30 Interesting And Awesome Facts About Harriet Tubman

Harriet Tubman, born Araminta Ross, was an American abolitionist and political activist. Born into slavery, Tubman escaped and subsequently made some thirteen missions to rescue about seventy enslaved people, family and friends, using the network of antislavery activists and safe houses known as the Underground Railroad. Take a look below for 30 more interesting and awesome facts about Harriet Tubman.

1. She helped abolitionist John Brown recruit men for his raid on Harpers Ferry.

2. During the Civil War, Tubman served as an armed scout and spy for the United States Army.

3. In her later years, Tubman was an activist in the struggle for women’s suffrage.

4. Born a slave in Dorchester County, Maryland, Tubman was beaten and whipped by her various masters as a child.

5. Early in life, she suffered a traumatic head wound when an irate slave owner threw a heavy metal weight intending to hit another slave and hit her instead. The injury caused dizziness, pain and spells of hypersomnia, which occurred throughout her life.

6. She was a devout Christian and experienced strange visions and vivid dreams, which she ascribed to premonitions from God.

7. In 1849, Tubman escaped to Philadelphia, then immediately returned to Maryland to rescue her family.

8. One group at a time, Tubman brought relatives with her out of the state, and eventually guided dozens of other slaves to freedom.

9. Traveling by night and in extreme secrecy, Tubman, or “Moses” as she was called, never lost a passenger.

10. After the Fugitive Slave Act of 1850 was passed, she helped guide fugitives farther north into British North America, and helped newly freed slaves find work.

11. Tubman met the abolitionist John Brown in 1858, and helped him plan and recruit supporters for the raid on Harpers Ferry.

12. When the Civil War began, Tubman worked for the Union Army, first as a cook and nurse, and then as an armed scout and spy.

13. The first woman to lead an armed expedition in the war, Tubman guided the raid at Combahee Ferry, which liberated more than 700 slaves.

14. After the war, she retired to the family home on a property that she had purchased in 1859 in Auburn, New York, where she cared for her aging parents.

15. Tubman was active in the women’s suffrage movement until illness overtook her and she had to be admitted to a home for elderly African Americans that she had helped to establish years earlier.

16. After she died in 1913, she became an icon of American courage and freedom.

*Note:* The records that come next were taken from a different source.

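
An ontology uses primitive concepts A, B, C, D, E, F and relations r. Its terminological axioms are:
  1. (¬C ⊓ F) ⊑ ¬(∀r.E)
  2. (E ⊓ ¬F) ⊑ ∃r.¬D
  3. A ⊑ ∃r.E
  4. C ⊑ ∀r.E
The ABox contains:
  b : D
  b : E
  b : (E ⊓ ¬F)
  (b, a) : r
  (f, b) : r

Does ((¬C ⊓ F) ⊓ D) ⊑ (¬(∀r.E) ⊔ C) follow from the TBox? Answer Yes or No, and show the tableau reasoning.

Yes

1. ((¬C ⊓ F) ⊓ D) ⊑ (¬(∀r.E) ⊔ C)  ⇔  (((¬C ⊓ F) ⊓ D) ⊓ (∀r.E ⊓ ¬C)) unsat w.r.t. T
   all branches close; clash {E, ¬E} at an ∃-successor
2. Hence ((¬C ⊓ F) ⊓ D) ⊑ (¬(∀r.E) ⊔ C): entailed.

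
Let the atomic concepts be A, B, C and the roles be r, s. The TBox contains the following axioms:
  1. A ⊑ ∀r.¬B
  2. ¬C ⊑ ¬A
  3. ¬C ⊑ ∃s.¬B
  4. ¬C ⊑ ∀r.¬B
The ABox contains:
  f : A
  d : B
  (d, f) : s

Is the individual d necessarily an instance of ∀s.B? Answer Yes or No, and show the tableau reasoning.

No

1. d : ∀s.B?  L(d) = {B} ∪ {∃s.¬B}
   open: L(d) ⊇ {B, C, ¬A, ∃s.¬B} (+ ∃-successors) — d ∉ ∀s.B possible
2. Hence d : ∀s.B: not entailed.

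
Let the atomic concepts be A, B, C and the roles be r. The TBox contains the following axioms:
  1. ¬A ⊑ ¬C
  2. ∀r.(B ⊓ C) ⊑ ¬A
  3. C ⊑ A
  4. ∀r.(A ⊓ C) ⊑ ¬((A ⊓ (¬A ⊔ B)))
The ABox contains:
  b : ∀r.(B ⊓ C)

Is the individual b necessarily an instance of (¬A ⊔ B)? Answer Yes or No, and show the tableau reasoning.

Yes

1. b : (¬A ⊔ B)?  L(b) = {∀r.(B ⊓ C)} ∪ {(A ⊓ ¬B)}
   clash {A, ¬A} at b — b ∈ (¬A ⊔ B)
2. Hence b : (¬A ⊔ B): entailed.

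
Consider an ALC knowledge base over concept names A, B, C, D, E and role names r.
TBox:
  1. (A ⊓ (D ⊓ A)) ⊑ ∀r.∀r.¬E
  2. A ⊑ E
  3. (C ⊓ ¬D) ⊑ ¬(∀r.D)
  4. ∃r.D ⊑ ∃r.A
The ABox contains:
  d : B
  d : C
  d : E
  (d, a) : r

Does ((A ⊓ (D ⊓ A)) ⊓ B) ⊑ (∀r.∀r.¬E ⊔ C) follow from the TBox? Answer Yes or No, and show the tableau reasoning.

1. ((A ⊓ (D ⊓ A)) ⊓ B) ⊑ (∀r.∀r.¬E ⊔ C)  ⇔  (((A ⊓ (D ⊓ A)) ⊓ B) ⊓ (∃r.∃r.E ⊓ ¬C)) unsat w.r.t. T
   all branches close; clash {E, ¬E} at an ∃-successor
2. Hence ((A ⊓ (D ⊓ A)) ⊓ B) ⊑ (∀r.∀r.¬E ⊔ C): entailed.

Yes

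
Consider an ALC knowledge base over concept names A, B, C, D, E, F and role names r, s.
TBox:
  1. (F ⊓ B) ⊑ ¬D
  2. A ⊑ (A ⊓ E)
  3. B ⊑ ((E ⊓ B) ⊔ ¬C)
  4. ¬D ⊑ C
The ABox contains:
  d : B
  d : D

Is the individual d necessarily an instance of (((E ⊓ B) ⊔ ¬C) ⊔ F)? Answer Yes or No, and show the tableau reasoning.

Yes

1. d : (((E ⊓ B) ⊔ ¬C) ⊔ F)?  L(d) = {B, D} ∪ {(((¬E ⊔ ¬B) ⊓ C) ⊓ ¬F)}
   clash {B, ¬B} at d — d ∈ (((E ⊓ B) ⊔ ¬C) ⊔ F)
2. Hence d : (((E ⊓ B) ⊔ ¬C) ⊔ F): entailed.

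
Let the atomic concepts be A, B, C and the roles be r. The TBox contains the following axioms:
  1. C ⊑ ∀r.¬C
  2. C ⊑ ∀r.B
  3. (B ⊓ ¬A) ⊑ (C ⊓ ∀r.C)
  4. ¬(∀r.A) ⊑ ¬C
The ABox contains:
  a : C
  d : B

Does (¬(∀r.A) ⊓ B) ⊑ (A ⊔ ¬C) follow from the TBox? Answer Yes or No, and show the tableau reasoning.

1. (¬(∀r.A) ⊓ B) ⊑ (A ⊔ ¬C)  ⇔  ((∃r.¬A ⊓ B) ⊓ (¬A ⊓ C)) unsat w.r.t. T
   all branches close; clash {C, ¬C} at x₀
2. Hence (¬(∀r.A) ⊓ B) ⊑ (A ⊔ ¬C): entailed.

Yes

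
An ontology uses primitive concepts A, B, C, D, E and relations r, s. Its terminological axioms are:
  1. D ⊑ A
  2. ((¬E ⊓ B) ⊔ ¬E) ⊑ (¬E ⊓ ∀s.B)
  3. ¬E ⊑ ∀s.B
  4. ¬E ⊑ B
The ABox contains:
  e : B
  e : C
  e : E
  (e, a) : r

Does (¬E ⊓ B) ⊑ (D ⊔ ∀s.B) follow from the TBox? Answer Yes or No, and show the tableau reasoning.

1. (¬E ⊓ B) ⊑ (D ⊔ ∀s.B)  ⇔  ((¬E ⊓ B) ⊓ (¬D ⊓ ∃s.¬B)) unsat w.r.t. T
   all branches close; clash {B, ¬B} at an ∃-successor
2. Hence (¬E ⊓ B) ⊑ (D ⊔ ∀s.B): entailed.

Yes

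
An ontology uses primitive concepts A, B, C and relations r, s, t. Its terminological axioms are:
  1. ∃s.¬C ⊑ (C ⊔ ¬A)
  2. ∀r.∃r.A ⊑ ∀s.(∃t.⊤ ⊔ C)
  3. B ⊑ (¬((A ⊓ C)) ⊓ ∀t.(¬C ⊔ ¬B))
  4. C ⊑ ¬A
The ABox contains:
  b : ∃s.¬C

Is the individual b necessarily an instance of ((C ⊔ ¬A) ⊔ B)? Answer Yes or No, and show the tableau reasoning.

1. b : ((C ⊔ ¬A) ⊔ B)?  L(b) = {∃s.¬C} ∪ {((¬C ⊓ A) ⊓ ¬B)}
   clash {A, ¬A} at b — b ∈ ((C ⊔ ¬A) ⊔ B)
2. Hence b : ((C ⊔ ¬A) ⊔ B): entailed.

Yes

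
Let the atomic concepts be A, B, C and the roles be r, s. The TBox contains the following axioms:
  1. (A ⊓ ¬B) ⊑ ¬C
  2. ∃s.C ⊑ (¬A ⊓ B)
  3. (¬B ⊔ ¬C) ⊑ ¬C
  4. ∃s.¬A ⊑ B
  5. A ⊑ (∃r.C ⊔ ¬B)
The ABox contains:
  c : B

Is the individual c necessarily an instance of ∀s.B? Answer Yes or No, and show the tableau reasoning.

No

1. c : ∀s.B?  L(c) = {B} ∪ {∃s.¬B}
   open: L(c) ⊇ {B, C, ¬A, ∀s.¬C, ∃s.¬B} (+ ∃-successors) — c ∉ ∀s.B possible
2. Hence c : ∀s.B: not entailed.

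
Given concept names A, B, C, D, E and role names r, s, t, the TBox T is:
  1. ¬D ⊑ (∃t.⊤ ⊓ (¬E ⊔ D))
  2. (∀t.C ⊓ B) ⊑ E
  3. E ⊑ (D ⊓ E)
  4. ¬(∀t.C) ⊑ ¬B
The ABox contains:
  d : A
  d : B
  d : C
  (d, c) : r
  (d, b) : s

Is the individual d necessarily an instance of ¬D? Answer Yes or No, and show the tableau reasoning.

No

1. d : ¬D?  L(d) = {A, B, C} ∪ {D}
   open: L(d) ⊇ {A, B, C, D, E, …} — d ∉ ¬D possible
2. Hence d : ¬D: not entailed.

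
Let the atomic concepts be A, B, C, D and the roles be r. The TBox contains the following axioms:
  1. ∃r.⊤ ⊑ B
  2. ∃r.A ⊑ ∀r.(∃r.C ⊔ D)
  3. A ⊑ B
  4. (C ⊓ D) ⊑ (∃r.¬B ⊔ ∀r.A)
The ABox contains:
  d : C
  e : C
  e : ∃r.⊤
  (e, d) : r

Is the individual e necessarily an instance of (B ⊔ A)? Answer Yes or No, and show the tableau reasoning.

1. e : (B ⊔ A)?  L(e) = {C, ∃r.⊤} ∪ {(¬B ⊓ ¬A)}
   clash {B, ¬B} at e — e ∈ (B ⊔ A)
2. Hence e : (B ⊔ A): entailed.

Yes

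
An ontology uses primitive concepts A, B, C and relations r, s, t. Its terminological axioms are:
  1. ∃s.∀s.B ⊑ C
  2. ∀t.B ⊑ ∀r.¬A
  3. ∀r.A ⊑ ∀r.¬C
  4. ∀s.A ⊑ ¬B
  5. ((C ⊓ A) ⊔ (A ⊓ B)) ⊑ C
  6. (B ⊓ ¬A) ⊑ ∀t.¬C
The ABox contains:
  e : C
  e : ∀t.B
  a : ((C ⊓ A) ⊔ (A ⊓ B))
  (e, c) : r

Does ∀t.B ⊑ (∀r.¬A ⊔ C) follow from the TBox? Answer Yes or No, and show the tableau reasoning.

1. ∀t.B ⊑ (∀r.¬A ⊔ C)  ⇔  (∀t.B ⊓ (∃r.A ⊓ ¬C)) unsat w.r.t. T
   all branches close; clash {C, ¬C} at x₀
2. Hence ∀t.B ⊑ (∀r.¬A ⊔ C): entailed.

Yes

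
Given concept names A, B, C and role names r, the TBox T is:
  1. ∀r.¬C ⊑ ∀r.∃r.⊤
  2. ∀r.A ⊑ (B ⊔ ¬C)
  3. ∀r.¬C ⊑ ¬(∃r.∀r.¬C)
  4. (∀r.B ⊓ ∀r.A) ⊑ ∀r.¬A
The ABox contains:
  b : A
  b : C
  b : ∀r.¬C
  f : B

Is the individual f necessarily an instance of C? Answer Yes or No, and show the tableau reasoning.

No

1. f : C?  L(f) = {B} ∪ {¬C}
   open: L(f) ⊇ {B, ¬C, ∃r.C, ∃r.¬A} (+ ∃-successors) — f ∉ C possible
2. Hence f : C: not entailed.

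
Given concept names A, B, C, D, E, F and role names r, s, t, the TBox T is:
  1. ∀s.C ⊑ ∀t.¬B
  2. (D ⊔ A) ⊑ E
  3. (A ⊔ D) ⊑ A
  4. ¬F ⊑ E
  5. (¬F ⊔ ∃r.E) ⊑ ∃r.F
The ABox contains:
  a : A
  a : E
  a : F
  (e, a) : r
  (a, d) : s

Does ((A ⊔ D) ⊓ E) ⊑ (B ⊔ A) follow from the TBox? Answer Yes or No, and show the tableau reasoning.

Yes

1. ((A ⊔ D) ⊓ E) ⊑ (B ⊔ A)  ⇔  (((A ⊔ D) ⊓ E) ⊓ (¬B ⊓ ¬A)) unsat w.r.t. T
   all branches close; clash {A, ¬A} at x₀
2. Hence ((A ⊔ D) ⊓ E) ⊑ (B ⊔ A): entailed.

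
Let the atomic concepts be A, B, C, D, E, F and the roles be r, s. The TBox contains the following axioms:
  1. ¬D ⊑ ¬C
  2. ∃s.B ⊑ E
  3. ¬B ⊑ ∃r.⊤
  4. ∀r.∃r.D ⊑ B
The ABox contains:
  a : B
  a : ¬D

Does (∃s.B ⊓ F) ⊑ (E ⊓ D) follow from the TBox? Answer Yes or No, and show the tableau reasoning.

No

1. (∃s.B ⊓ F) ⊑ (E ⊓ D)  ⇔  ((∃s.B ⊓ F) ⊓ (¬E ⊔ ¬D)) unsat w.r.t. T
   apply at x₀: ∃s.B⊑E
   open: L(x₀) ⊇ {B, E, F, ¬C, ¬D, …} (+ ∃-successors)
2. Hence (∃s.B ⊓ F) ⊑ (E ⊓ D): not entailed.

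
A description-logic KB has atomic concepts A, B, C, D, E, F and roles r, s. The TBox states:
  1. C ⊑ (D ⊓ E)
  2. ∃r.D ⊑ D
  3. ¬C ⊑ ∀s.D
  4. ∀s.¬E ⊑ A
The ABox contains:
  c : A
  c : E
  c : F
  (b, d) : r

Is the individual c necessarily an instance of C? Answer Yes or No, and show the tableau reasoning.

No

1. c : C?  L(c) = {A, E, F} ∪ {¬C}
   apply at c: ¬C⊑∀s.D
   open: L(c) ⊇ {A, E, F, ¬C, ∀r.¬D, …} — c ∉ C possible
2. Hence c : C: not entailed.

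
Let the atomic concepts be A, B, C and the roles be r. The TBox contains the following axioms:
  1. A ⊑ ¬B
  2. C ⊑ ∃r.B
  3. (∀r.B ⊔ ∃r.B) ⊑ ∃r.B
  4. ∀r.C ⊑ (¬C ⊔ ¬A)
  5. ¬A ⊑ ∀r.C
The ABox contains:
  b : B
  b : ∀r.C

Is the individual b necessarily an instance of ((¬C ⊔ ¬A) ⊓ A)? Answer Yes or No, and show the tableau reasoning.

No

1. b : ((¬C ⊔ ¬A) ⊓ A)?  L(b) = {B, ∀r.C} ∪ {((C ⊓ A) ⊔ ¬A)}
   apply at b: ∀r.C⊑(¬C ⊔ ¬A)
   open: L(b) ⊇ {B, ¬A, ¬C, ∀r.C, ∀r.¬B, …} (+ ∃-successors) — b ∉ ((¬C ⊔ ¬A) ⊓ A) possible
2. Hence b : ((¬C ⊔ ¬A) ⊓ A): not entailed.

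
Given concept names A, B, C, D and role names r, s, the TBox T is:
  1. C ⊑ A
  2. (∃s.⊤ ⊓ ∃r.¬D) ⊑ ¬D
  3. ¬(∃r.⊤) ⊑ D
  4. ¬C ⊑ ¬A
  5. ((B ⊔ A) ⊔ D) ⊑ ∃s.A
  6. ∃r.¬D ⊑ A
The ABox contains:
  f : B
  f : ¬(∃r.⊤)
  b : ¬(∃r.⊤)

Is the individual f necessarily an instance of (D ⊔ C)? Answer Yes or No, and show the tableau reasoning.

Yes

1. f : (D ⊔ C)?  L(f) = {B, ¬(∃r.⊤)} ∪ {(¬D ⊓ ¬C)}
   clash {A, ¬A} at f — f ∈ (D ⊔ C)
2. Hence f : (D ⊔ C): entailed.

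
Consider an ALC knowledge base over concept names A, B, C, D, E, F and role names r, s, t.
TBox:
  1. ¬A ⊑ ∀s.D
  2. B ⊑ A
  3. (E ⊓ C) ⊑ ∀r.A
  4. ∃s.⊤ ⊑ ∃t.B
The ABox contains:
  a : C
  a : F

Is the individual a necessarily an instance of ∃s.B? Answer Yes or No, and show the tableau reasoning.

No

1. a : ∃s.B?  L(a) = {C, F} ∪ {∀s.¬B}
   open: L(a) ⊇ {A, C, F, ¬E, ∀s.¬B, …} — a ∉ ∃s.B possible
2. Hence a : ∃s.B: not entailed.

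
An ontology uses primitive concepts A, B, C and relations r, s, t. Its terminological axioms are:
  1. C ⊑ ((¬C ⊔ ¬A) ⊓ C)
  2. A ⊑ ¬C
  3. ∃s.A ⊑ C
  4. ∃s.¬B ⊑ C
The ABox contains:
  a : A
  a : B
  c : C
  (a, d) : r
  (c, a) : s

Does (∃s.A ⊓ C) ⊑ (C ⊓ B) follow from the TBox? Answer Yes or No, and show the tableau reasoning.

1. (∃s.A ⊓ C) ⊑ (C ⊓ B)  ⇔  ((∃s.A ⊓ C) ⊓ (¬C ⊔ ¬B)) unsat w.r.t. T
   apply at x₀: C⊑((¬C ⊔ ¬A) ⊓ C)
   open: L(x₀) ⊇ {C, ¬A, ¬B, ∃s.A} (+ ∃-successors)
2. Hence (∃s.A ⊓ C) ⊑ (C ⊓ B): not entailed.

No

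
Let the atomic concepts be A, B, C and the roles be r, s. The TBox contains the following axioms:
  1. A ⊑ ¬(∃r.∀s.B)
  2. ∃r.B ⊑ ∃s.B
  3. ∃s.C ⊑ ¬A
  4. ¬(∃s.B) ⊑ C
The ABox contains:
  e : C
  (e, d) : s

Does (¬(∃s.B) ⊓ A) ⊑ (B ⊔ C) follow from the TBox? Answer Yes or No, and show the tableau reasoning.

Yes

1. (¬(∃s.B) ⊓ A) ⊑ (B ⊔ C)  ⇔  ((∀s.¬B ⊓ A) ⊓ (¬B ⊓ ¬C)) unsat w.r.t. T
   all branches close; clash {C, ¬C} at x₀
2. Hence (¬(∃s.B) ⊓ A) ⊑ (B ⊔ C): entailed.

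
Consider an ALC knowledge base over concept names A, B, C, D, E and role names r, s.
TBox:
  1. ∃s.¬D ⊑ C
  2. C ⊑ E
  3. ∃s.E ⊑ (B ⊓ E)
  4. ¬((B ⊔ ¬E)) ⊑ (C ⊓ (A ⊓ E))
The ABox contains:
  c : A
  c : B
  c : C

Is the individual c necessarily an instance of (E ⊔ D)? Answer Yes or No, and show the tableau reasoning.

1. c : (E ⊔ D)?  L(c) = {A, B, C} ∪ {(¬E ⊓ ¬D)}
   clash {E, ¬E} at c — c ∈ (E ⊔ D)
2. Hence c : (E ⊔ D): entailed.

Yes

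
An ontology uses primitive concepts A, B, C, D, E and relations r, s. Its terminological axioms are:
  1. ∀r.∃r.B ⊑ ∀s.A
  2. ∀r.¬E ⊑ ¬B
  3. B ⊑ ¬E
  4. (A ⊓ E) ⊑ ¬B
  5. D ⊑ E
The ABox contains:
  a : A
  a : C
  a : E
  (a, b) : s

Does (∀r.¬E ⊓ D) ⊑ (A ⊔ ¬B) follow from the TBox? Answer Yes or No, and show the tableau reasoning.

1. (∀r.¬E ⊓ D) ⊑ (A ⊔ ¬B)  ⇔  ((∀r.¬E ⊓ D) ⊓ (¬A ⊓ B)) unsat w.r.t. T
   all branches close; clash {E, ¬E} at x₀
2. Hence (∀r.¬E ⊓ D) ⊑ (A ⊔ ¬B): entailed.

Yes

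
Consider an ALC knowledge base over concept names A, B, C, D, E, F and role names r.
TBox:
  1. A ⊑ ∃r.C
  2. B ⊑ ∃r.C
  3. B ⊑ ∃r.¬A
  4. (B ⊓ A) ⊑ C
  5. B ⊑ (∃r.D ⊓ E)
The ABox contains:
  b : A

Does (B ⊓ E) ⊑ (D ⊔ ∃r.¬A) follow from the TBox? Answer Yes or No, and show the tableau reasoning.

Yes

1. (B ⊓ E) ⊑ (D ⊔ ∃r.¬A)  ⇔  ((B ⊓ E) ⊓ (¬D ⊓ ∀r.A)) unsat w.r.t. T
   all branches close; clash {A, ¬A} at an ∃-successor
2. Hence (B ⊓ E) ⊑ (D ⊔ ∃r.¬A): entailed.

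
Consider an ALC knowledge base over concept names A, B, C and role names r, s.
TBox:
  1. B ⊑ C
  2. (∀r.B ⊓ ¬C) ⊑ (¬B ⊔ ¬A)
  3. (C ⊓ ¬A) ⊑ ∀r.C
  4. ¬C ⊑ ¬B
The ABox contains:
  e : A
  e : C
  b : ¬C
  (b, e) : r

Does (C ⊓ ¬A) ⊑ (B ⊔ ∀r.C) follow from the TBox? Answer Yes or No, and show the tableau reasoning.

1. (C ⊓ ¬A) ⊑ (B ⊔ ∀r.C)  ⇔  ((C ⊓ ¬A) ⊓ (¬B ⊓ ∃r.¬C)) unsat w.r.t. T
   all branches close; clash {C, ¬C} at an ∃-successor
2. Hence (C ⊓ ¬A) ⊑ (B ⊔ ∀r.C): entailed.

Yes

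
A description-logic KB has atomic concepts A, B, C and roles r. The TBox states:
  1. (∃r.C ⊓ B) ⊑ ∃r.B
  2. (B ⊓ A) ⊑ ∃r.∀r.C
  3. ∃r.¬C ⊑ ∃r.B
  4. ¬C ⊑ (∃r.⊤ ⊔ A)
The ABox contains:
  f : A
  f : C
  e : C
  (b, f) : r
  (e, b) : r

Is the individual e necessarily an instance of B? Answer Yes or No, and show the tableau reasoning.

1. e : B?  L(e) = {C} ∪ {¬B}
   open: L(e) ⊇ {C, ¬B, ∀r.C} — e ∉ B possible
2. Hence e : B: not entailed.

No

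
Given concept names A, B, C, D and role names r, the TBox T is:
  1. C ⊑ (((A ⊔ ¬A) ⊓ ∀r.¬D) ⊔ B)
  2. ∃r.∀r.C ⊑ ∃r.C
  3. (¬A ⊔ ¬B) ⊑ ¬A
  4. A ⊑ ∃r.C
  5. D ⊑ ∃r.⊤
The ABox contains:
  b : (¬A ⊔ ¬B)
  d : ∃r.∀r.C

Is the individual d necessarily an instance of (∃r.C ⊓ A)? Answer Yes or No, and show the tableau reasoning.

1. d : (∃r.C ⊓ A)?  L(d) = {∃r.∀r.C} ∪ {(∀r.¬C ⊔ ¬A)}
   apply at d: ∃r.∀r.C⊑∃r.C
   open: L(d) ⊇ {¬A, ¬C, ¬D, ∃r.C, ∃r.∀r.C} (+ ∃-successors) — d ∉ (∃r.C ⊓ A) possible
2. Hence d : (∃r.C ⊓ A): not entailed.

No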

17. Tubman was married to John Tubman when she was about 24 years old. John was a free black man.

18. The tales of her exploits reveal her highly spiritual nature, as well as a grim determination to protect her charges and those who aided them. She always expressed confidence that God would aid her efforts, and threatened to shoot any of her passengers who thought to turn back.

19. Tubman’s husband died during the Civil War. She later married Nelson Davis.

20. After the outbreak of the Civil War, Tubman became a soldier, spy and a nurse.

21. Tubman was successful as a nurse due to her ability to cure men of dysentery by using native herbs.

22. Despite being the first woman to lead an armed expedition in the Civil war, she was denied payment for her wartime service. Tubman fought for a military pension, but was only able to get a widow’s pension of $20 per month on account of her second husband’s service.

23. After the war ended, Tubman helped a biographer publish her life story.

24. In her later years, Tubman worked to promote the cause of women’s suffrage. She traveled to New York, Boston and Washington, D.C. to speak out in favor of women’s voting rights. When the National Federation of Afro-American Women was founded in 1896, Tubman was the keynote speaker at its first meeting.

25. She helped organize the African Methodist Episcopal Zion Church.

26. At some point in the late 1890s, she underwent brain surgery at Boston’s Massachusetts General Hospital as she was unable to sleep because of pains and “buzzing” in her head. She refused to be given anesthesia. Instead, she chewed a bullet during her surgery. She had seen the Civil War soldiers do this when their limbs had to be amputated.

27. Tubman spent her last years in a home called the “Harriet Tubman Home for Aged and Indigent Negros”, which she established in Auburn, New York.

28. She died on March 10, 1913, after suffering from pneumonia.

29. After her death, Tubman was buried in Fort Hill Cemetery in Auburn with military honors.

30. John Brown called her “General Tubman.”